Especificaciones y análisis del Lancia Delta
Potencia
200CV
Par
320Nm
Consumo
7.8l/100
Emisiones
185g/km
0-100 km/h
7.4s
Vel. Máx.
230km/h
Peso
1505kg
Precio
27,790€
Resumen técnico
Gasolina
Automático 6v
FWD
5 / 5 puertas
380 L
58 L
147 kW
Actual
Especificaciones técnicas
Motor
Capacidades
Análisis detallado del Lancia Delta Oro 1.8 Di TurboJet 200 CV (2009-2010)
Descripción general
El Lancia Delta de 2008 no es solo un coche, es la reencarnación de un mito. Lejos de la herencia de los rallies, este Delta nació para conquistar corazones con un lenguaje de diseño único, un confort de marcha soberbio y un alma italiana inconfundible. Se posicionó como una alternativa sofisticada y emocional en un segmento compacto dominado por la sobriedad alemana, una declaración de intenciones para quien busca diferenciarse.
Experiencia de conducción
Al volante, el motor 1.8 Di TurboJet de 200 CV es pura seda y contundencia. La entrega de par desde muy bajas vueltas te pega al asiento con una suavidad inesperada, convirtiendo cada adelantamiento en un mero trámite. No busca la deportividad radical, sino la de un gran turismo rápido y sereno. La suspensión filtra las imperfecciones con maestría, priorizando el confort, mientras que la transmisión automática gestiona la potencia con eficacia, invitando a devorar kilómetros sin fatiga y con una sonrisa de satisfacción.
Diseño y estética
Su estética es su mayor argumento. El Lancia Delta es una escultura en movimiento, una obra de arte que fusiona audacia y elegancia. El frontal imponente con su parrilla icónica, la línea de techo flotante que culmina en un pilar C espectacular y los pilotos traseros LED verticales crean una silueta que, aún hoy, gira cabezas. Por dentro, el ambiente es igualmente especial, con materiales de calidad y un diseño envolvente que te hace sentir en un coche de una categoría superior.
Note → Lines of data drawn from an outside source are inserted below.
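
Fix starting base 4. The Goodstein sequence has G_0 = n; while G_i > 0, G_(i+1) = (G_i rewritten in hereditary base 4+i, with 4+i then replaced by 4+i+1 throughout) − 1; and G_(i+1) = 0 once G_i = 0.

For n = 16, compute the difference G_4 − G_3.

3

step 0: 16 = 4^2; sub 5 for 4: 5^2; = 25; G_1 = 25−1 = 24
step 1: 24 = 4·5 + 4; sub 6 for 5: 4·6 + 4; = 28; G_2 = 28−1 = 27
step 2: 27 = 4·6 + 3; sub 7 for 6: 4·7 + 3; = 31; G_3 = 31−1 = 30
step 3: 30 = 4·7 + 2; sub 8 for 7: 4·8 + 2; = 34; G_4 = 34−1 = 33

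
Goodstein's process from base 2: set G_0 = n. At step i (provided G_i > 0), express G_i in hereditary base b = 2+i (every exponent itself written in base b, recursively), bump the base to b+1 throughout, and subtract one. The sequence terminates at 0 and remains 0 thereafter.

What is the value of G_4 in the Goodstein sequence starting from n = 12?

G_0 = 12. HB_2(12) = 2^(2 + 1) + 2^2. Bump = 108. G_1 = 107.
G_1 = 107. HB_3(107) = 3^(3 + 1) + 2·3^2 + 2·3 + 2. Bump = 1066. G_2 = 1065.
G_2 = 1065. HB_4(1065) = 4^(4 + 1) + 2·4^2 + 2·4 + 1. Bump = 15686. G_3 = 15685.
G_3 = 15685. HB_5(15685) = 5^(5 + 1) + 2·5^2 + 2·5. Bump = 280020. G_4 = 280019.
G_4 = 280019. HB_6(280019) = 6^(6 + 1) + 2·6^2 + 6 + 5. Bump = 5764911. G_5 = 5764910.

280019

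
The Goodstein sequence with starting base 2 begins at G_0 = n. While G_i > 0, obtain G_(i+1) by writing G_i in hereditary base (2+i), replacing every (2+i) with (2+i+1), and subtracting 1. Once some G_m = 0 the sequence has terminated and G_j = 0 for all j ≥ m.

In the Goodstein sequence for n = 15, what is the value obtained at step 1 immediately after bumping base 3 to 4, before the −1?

i=0: 15 = 2^(2 + 1) + 2^2 + 2 + 1 (b=2); 2→3: 3^(3 + 1) + 3^3 + 3 + 1 = 112; 112−1 = 111
i=1: 111 = 3^(3 + 1) + 3^3 + 3 (b=3); 3→4: 4^(4 + 1) + 4^4 + 4 = 1284; 1284−1 = 1283

1284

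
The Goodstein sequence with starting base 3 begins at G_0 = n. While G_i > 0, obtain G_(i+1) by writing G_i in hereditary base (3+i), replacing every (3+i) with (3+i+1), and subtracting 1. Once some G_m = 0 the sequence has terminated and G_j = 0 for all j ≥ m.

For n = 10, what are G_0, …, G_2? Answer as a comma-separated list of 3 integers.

G_0=10  [base 3] 3^2 + 1  →[3↦4]→  4^2 + 1 = 17  −1 ⇒ G_1=16
G_1=16  [base 4] 4^2  →[4↦5]→  5^2 = 25  −1 ⇒ G_2=24

10, 16, 24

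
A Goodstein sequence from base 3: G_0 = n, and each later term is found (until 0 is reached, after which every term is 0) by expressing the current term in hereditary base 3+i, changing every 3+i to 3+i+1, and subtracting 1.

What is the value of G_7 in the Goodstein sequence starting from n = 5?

1

[0] 5 ≡ 3 + 2 (base 3). Lift 4: 6. −1: 5.
[1] 5 ≡ 4 + 1 (base 4). Lift 5: 6. −1: 5.
[2] 5 ≡ 5 (base 5). Lift 6: 6. −1: 5.
[3] 5 ≡ 5 (base 6). Lift 7: 5. −1: 4.
[4] 4 ≡ 4 (base 7). Lift 8: 4. −1: 3.
[5] 3 ≡ 3 (base 8). Lift 9: 3. −1: 2.
[6] 2 ≡ 2 (base 9). Lift 10: 2. −1: 1.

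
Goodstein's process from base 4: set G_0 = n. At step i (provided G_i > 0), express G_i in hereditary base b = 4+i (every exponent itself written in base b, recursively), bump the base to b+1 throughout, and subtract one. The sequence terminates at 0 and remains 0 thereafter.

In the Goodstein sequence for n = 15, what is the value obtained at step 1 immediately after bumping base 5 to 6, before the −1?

20

i=0: 15 = 3·4 + 3 (b=4); 4→5: 3·5 + 3 = 18; 18−1 = 17
i=1: 17 = 3·5 + 2 (b=5); 5→6: 3·6 + 2 = 20; 20−1 = 19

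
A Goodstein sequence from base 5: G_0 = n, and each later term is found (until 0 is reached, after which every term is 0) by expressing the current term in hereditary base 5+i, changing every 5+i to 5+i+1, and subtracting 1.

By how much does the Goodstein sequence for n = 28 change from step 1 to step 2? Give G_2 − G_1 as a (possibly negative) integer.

step 0: 28 = 5^2 + 3; sub 6 for 5: 6^2 + 3; = 39; G_1 = 39−1 = 38
step 1: 38 = 6^2 + 2; sub 7 for 6: 7^2 + 2; = 51; G_2 = 51−1 = 50

12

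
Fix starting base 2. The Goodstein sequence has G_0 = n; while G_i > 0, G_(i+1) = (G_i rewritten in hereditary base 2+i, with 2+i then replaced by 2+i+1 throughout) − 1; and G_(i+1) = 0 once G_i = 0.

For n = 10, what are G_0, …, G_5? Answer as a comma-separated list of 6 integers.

G_0=10  [base 2] 2^(2 + 1) + 2  →[2↦3]→  3^(3 + 1) + 3 = 84  −1 ⇒ G_1=83
G_1=83  [base 3] 3^(3 + 1) + 2  →[3↦4]→  4^(4 + 1) + 2 = 1026  −1 ⇒ G_2=1025
G_2=1025  [base 4] 4^(4 + 1) + 1  →[4↦5]→  5^(5 + 1) + 1 = 15626  −1 ⇒ G_3=15625
G_3=15625  [base 5] 5^(5 + 1)  →[5↦6]→  6^(6 + 1) = 279936  −1 ⇒ G_4=279935
G_4=279935  [base 6] 5·6^6 + 5·6^5 + 5·6^4 + 5·6^3 + 5·6^2 + 5·6 + 5  →[6↦7]→  5·7^7 + 5·7^5 + 5·7^4 + 5·7^3 + 5·7^2 + 5·7 + 5 = 4215755  −1 ⇒ G_5=4215754

10, 83, 1025, 15625, 279935, 4215754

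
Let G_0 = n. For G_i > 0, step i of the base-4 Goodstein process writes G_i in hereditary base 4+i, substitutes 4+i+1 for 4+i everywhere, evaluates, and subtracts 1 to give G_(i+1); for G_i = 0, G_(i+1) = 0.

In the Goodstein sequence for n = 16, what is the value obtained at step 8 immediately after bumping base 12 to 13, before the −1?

[0] 16 ≡ 4^2 (base 4). Lift 5: 25. −1: 24.
[1] 24 ≡ 4·5 + 4 (base 5). Lift 6: 28. −1: 27.
[2] 27 ≡ 4·6 + 3 (base 6). Lift 7: 31. −1: 30.
[3] 30 ≡ 4·7 + 2 (base 7). Lift 8: 34. −1: 33.
[4] 33 ≡ 4·8 + 1 (base 8). Lift 9: 37. −1: 36.
[5] 36 ≡ 4·9 (base 9). Lift 10: 40. −1: 39.
[6] 39 ≡ 3·10 + 9 (base 10). Lift 11: 42. −1: 41.
[7] 41 ≡ 3·11 + 8 (base 11). Lift 12: 44. −1: 43.

46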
Tecnología y características
Bajo su piel de alta costura, el Delta escondía tecnología avanzada para su época. El motor de inyección directa turboalimentada era un prodigio de eficiencia y rendimiento. Contaba con un chasis bien puesto a punto y podía equipar sistemas como la suspensión adaptativa, asistente de aparcamiento o un equipo de sonido de alta fidelidad. Era la perfecta simbiosis entre la tradición artesanal de Lancia y la innovación del grupo Fiat.
Competencia
En el campo de batalla de los compactos premium, el Delta se enfrentó a titanes como el Audi A3, el BMW Serie 1 y su primo, el Alfa Romeo Giulietta. Mientras los alemanes ofrecían perfección dinámica y una calidad percibida intachable, el Lancia jugaba la carta del diseño, la exclusividad y un confort superior. Era la elección para quien valoraba la belleza y la originalidad por encima del último segundo en un circuito.
Conclusión
El Lancia Delta es un coche incomprendido, una joya para entendidos. Es la antítesis del coche aburrido. Representa una forma de entender el automóvil donde el estilo, el placer de viajar y la personalidad lo son todo. No es el más práctico ni el más deportivo, pero ofrece una experiencia única y un carisma que sus rivales nunca pudieron igualar. Un futuro clásico que enamora por su audacia y su alma latina.